Texas Beef Council

Grilled Asian Beef Steak & Summer Squash Steaks

Servings
   Serves 6

Prep Time
   15 minutes

Refrigerate
   6 hours to overnight

Cook Time
   15 minutes

Cooking Methods
   Grilling
   Broiling

Beef Type
   Flank


Ingredients

  • 1 flank or skirt steak (about 1 1/2 lbs.)
  • 3 medium zucchini or yellow squash, cut lenghtwise in half
  • 1 tsp. vegetable oil
  • salt and pepper

Sesame-soy Marinade

  • 1/4 cup soy sauce
  • 1/4 cup finely chopped green onions
  • 2 Tbsp. water
  • 2 Tbsp. packed brown sugar
  • 1 1/2 Tbsp. dark sesame oil
  • 1 tsp. minced garlic
  • 1 tsp. minced fresh ginger
  • 1/4 tsp. pepper

Instructions

Combine all marinade ingredients in small bowl; stir until sugar is dissolved.

Reserve 1/4 cup marinade. Place beef steak and remaining marinade in sealable plastic bag; turn to coat. Marinate in refrigerator 6 hours to overnight, turning occasionally.

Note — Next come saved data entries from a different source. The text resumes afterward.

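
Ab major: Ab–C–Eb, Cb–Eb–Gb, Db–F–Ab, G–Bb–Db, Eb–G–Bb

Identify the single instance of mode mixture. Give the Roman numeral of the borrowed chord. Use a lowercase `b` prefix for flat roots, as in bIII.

The diatonic triads in Ab major are Ab, Bbm, Cm, Db, Eb, Fm, Gdim. Of the given chords, Ab–C–Eb = Ab, Db–F–Ab = Db, G–Bb–Db = Gdim and Eb–G–Bb = Eb are diatonic. Cb–Eb–Gb is not: scale degree 3 in Ab major carries Cm (iii). In Ab minor the chord on that degree is Cb, so here it functions as bIII, borrowed from the parallel minor.

bIII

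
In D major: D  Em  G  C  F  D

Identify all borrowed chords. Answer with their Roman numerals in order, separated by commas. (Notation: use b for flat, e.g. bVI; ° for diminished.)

The diatonic triads in D major are D, Em, F#m, G, A, Bm, C#dim. D, Em and G all belong to that set. But C (C–E–G) is foreign: the diatonic vii° on degree 7 is C#dim, whereas C comes from D minor. It is labeled bVII. But F (F–A–C) is foreign: the diatonic iii on degree 3 is F#m, whereas F comes from D minor. It is labeled bIII.

bVII, bIII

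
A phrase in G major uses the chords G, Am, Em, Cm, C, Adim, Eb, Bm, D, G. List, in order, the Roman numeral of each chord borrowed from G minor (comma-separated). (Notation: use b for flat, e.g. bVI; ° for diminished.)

iv, ii°, bVI

In G major the diatonic chords are G, Am, Bm, C, D, Em, F#dim. G, Am, Em, C, Bm and D all belong to that set. Cm (C–Eb–G) doesn't fit — on degree 4 G major would have C (IV). Cm is the degree-4 chord of G minor, so it is the borrowed iv. Adim (A–C–Eb) doesn't fit — on degree 2 G major would have Am (ii). Adim is the degree-2 chord of G minor, so it is the borrowed ii°. Eb (Eb–G–Bb) doesn't fit — on degree 6 G major would have Em (vi). Eb is the degree-6 chord of G minor, so it is the borrowed bVI.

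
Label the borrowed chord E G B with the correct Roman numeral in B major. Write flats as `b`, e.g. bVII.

The root E is the diatonic 4th degree of B major; the borrowing shows in the chord quality. The diatonic chord on degree 4 would be E (IV), but E–G–B is the minor chord from B minor. As a borrowed chord it is labeled iv.

iv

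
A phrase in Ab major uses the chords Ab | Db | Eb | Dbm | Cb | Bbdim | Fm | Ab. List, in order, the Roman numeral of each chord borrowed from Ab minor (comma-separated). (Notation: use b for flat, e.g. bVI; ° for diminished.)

Ab major has the diatonic set Ab, Bbm, Cm, Db, Eb, Fm, Gdim. Of the given chords, Ab, Db, Eb and Fm are diatonic. But Dbm (Db–Fb–Ab) is foreign: the diatonic IV on degree 4 is Db, whereas Dbm comes from Ab minor. It is labeled iv. But Cb (Cb–Eb–Gb) is foreign: the diatonic iii on degree 3 is Cm, whereas Cb comes from Ab minor. It is labeled bIII. But Bbdim (Bb–Db–Fb) is foreign: the diatonic ii on degree 2 is Bbm, whereas Bbdim comes from Ab minor. It is labeled ii°.

iv, bIII, ii°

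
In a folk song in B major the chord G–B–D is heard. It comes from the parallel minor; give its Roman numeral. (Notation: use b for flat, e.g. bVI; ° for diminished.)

In B major scale degree 6 is G#; G is its lowered form, from B minor. Diatonically B major has G#m (vi) on that degree; G–B–D is instead the major chord native to B minor, so it takes the label bVI.

bVI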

Remove steak from marinade; discarding marinade. Brush squash lightly with oil; sprinkle with salt and pepper, as desired.

Place steak and squash on grid over medium, ash-covered coals. Grill flank steak, uncovered, 17 to 21 minutes (skirt steak 10 to 13 minutes) for medium rare to medium doneness, turning occasionally. Grill squash 15 minutes or until tender, turning occasionally.

Place reserved marinade in small saucepan; heat until hot. Carve steak across the grain into thin slices; spoon hot reserved marinade over beef. Serve with squash.